Surrey Hills – Barn Conversion

Surrey Hills – Barn Conversion

surrey hills barn conversion front visual architectural design

Surrey Hills Barn Conversion

Mac at Zep Architecture has completed a bespoke barn conversion within the protected (Green Belt) landscape of the Surrey Hills. The project received full planning approval.

Architectural Design

This bespoke barn conversion demonstrates exemplary architectural sensitivity within one of England’s most protected landscapes, successfully securing full planning approval within the stringent Green Belt designation. The building’s form draws directly from traditional Surrey barn typology, featuring a substantial hipped roof with a generous pitch that dominates the composition in the manner of historic farm structures where the roof was paramount to protecting stored crops and equipment. Four symmetrically placed dormer windows integrate with the roofscape, their gabled forms echoing the main roof geometry while providing habitable accommodation within the roof volume—a clever architectural strategy that maximises usable space without expanding the building’s footprint.

The colonnade of timber posts supporting the extended eaves creates a sheltered carport that serves both practical and aesthetic functions: it provides covered vehicle storage while lightening the building’s visual mass and maintaining the characteristic openness of traditional barns with their through-passages and open-sided storage bays.

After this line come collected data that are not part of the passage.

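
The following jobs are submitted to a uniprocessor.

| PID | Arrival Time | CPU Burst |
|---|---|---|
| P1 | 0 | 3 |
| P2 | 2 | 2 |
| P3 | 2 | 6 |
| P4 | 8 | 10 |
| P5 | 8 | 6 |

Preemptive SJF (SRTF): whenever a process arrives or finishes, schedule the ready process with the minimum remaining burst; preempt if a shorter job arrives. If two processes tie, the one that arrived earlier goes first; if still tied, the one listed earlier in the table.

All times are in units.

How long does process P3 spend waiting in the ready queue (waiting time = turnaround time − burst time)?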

barn conversion green belt original structure historic image

Interior Design Work

Ground Floor

The interior design approach capitalizes on the generous volumes created by the barn’s agricultural proportions, transforming utilitarian space into comfortable living areas while celebrating the structural honesty of the timber frame. The ground floor beneath accommodates vehicle storage with 2 closed bays for secure storage and hobby rooms.

First Floor

The first floor above benefits from the substantial roof volume, with exposed timber trusses, purlins, and rafters which honor the building’s barn heritage. The four dormer windows flood the interior with natural light from multiple orientations. The interior design employs a material palette that balances rustic authenticity with contemporary comfort: reclaimed or new oak flooring, lime-washed plaster walls that allow the building to breathe.

surrey hills barn conversion front visual architectural design

Construction

Structure

The engineered timber frame system provides the structural efficiency required for the generous clear spans while maintaining the visual authenticity of traditional barn construction. Timber posts made from structural oak support primary beams that carry the roof load, with the decorative knee braces contributing structural bracing through traditional mortise and tenon joinery or serving purely aesthetic purposes to reinforce the agricultural character.

Hipped Roof

The hipped roof construction requires careful carpentry at the corners where multiple roof planes converge, with traditional cut roof carpentry or contemporary truss systems spanning the interior to create the open plan spaces expected in a barn conversion while supporting the dormer structures above. The clay tile roof installation demands skilled craftsmanship, with each tile hand-laid and battened to achieve proper weatherproofing and the characteristic undulating texture of traditional roofing, while modern breathable membranes, insulation layers, and ventilation systems ensure contemporary thermal performance invisible from the exterior.

Windows

The four dormer windows represent complex junctions requiring meticulous lead flashing and weatherproofing details where they penetrate the main roof plane, with their own miniature hipped roofs adding construction complexity and requiring coordination between carpenters and roofers. The horizontal timber cladding system wraps the upper level with boards

Foundation Performance & PEA

Foundation work navigated Green Belt regulations regarding minimal ground disturbance, using reinforced concrete pad foundations beneath each post position rather than continuous strip footings to minimise site impact and preserve existing ground levels. Throughout construction, building control approval would have required compliance with contemporary standards for thermal performance, fire safety, and accessibility. Surrey Hills greenbelt planning required a Preliminary Ecological Appraisal (PEA).